It sucks, it REALLY sucks, but it might help to know how many other people are getting laid off at this time. I’ve seen the most talented and hardworking people I know, whether they tell me personally or I see it on Instagram or LinkedIn, get laid off. You’re among some other greats.
Take this time to give yourself a break. Maybe create just for the sake of creating. Or don’t! Listen to your body and do what she needs to do.
Second, your relationship. God, I’m so sorry. Let me relate as best as I can.
I got my first actual boyfriend at the beginning of junior year of college. It was such a wild thing, because I had never liked someone and actually had them… like me back? Weird! I was so fascinated with the process that I probably became obsessed with love and dating after that. Oops.

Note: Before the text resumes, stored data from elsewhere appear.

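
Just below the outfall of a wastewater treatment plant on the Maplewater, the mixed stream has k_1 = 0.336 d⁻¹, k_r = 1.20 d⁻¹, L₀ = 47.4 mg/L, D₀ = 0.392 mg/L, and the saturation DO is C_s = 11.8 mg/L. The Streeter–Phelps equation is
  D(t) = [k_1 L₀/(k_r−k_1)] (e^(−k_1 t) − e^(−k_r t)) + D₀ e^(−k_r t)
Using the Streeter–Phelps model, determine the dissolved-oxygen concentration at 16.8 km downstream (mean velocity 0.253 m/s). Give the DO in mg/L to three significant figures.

DO ≈ 4.74 mg/L

Travel time t = x/v = 16.8 km / (0.253 m/s) = 16800 m / 0.253 m/s = 66400 s = 0.7686 d.
k_1 L₀/(k_r−k_1) = 0.336×47.4/(1.20−0.336) = 15.93/0.8640 = 18.43 mg/L.
e^(−k_1 t) = e^(−0.336×0.7686) = 0.7724; e^(−k_r t) = e^(−1.20×0.7686) = 0.3976.
D = 18.43 × (0.7724 − 0.3976) + 0.392 × 0.3976 = 6.909 + 0.1559 = 7.065 mg/L.
DO = C_s − D = 11.8 − 7.065 = 4.735 mg/L.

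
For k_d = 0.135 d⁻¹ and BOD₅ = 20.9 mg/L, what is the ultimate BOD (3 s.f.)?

L₀ ≈ 42.6 mg/L

BOD₅ = L₀(1 − e^(−5k_d)) ⇒ L₀ = BOD₅ / (1 − e^(−5×0.135))
= 20.9 / (1 − 0.5092) = 20.9 / 0.4908 = 42.58 mg/L.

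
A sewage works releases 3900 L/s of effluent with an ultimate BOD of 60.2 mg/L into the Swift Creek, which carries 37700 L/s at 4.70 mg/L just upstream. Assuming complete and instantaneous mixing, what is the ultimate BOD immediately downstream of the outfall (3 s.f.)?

9.90 mg/L

Flow-weighted mixing: C = (Q_r C_r + Q_w C_w)/(Q_r + Q_w)
= (37700×4.70 + 3900×60.2)/(37700 + 3900) = 412000/41600 = 9.903 mg/L.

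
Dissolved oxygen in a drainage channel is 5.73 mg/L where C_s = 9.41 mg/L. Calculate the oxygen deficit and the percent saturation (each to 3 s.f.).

D ≈ 3.68 mg/L; 60.9 % saturation

D = C_s − C = 9.41 − 5.73 = 3.68 mg/L.
% saturation = 5.73/9.41 × 100 = 60.9 %.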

Anyway, we became official, and for a while, it felt so good. I had someone who thought of me when they woke up, and thought of me when they fell asleep. He sent me texts throughout the day. He wanted to spend his free time with me. I mean, how cool, right?!
I had someone to go on dates with. I had someone to watch movies with. I had someone to cuddle and kiss and show affection to.
Honestly, it felt so good.
Until it didn’t.
I was so clouded by a romanticized version of him, that I had no idea what our relationship actually was like. We fought all the time. I didn’t feel like I could talk to him. Honestly, hanging out with him? Not that fun. Didn’t feel that comfortable. I much preferred my friends, but I just thought I had to spend all this time with him because he was my boyfriend.
One day, he broke up with me. (In the fucking Love Library at San Diego State, mind you. I mean, what the actual fuck?)
God, I hadn’t expected it. Even though I really should have, I hadn’t. And I cried. A LOT. I even wrote a 2,000-word memoir about our relationship (that you can read here) and emailed it to him despite all my friends strongly advising me not to. (I was like, fuck y’all, this is all I HAVE, and did it anyway. I don’t regret it.)
It took a few days of crying, with some more weeks feeling sad, and then I was, well… fine?
I was able to look back and realize I was NOT meant to be with him. There was infinitely more bad than good in our relationship. I really just loved the idea of him and the idea that I was that girl in a relationship.
Every relationship is different, and I’m sure yours was more happy and serious than mine was.
I know you love him, but one day you’ll love him for showing you everything you didn’t want in a relationship.
You asked me how I would deal with all this. I would cry. (A lot, but that’s just me.) I would allow myself time to grieve. I would write down my feelings. I would watch movies and shows that make me feel safe and comfortable. I would reach out to friends and family and force myself to get some social interaction. I would sleep as much as I needed to, but I would make sure I go outside and get sunlight. And, honestly, I would get on dating apps as a funny distraction. Because men are insane.
I hope this helps, even if only a little. Please know you can always, always, ALWAYS reach out to me if you need it.
P.S. I know who sent this in.
And I just want to tell you what an incredible person you are.
I know this is such a hard time, but you’re talented and sincere and intelligent and amazing. Allow yourself time to grieve. You will get through this.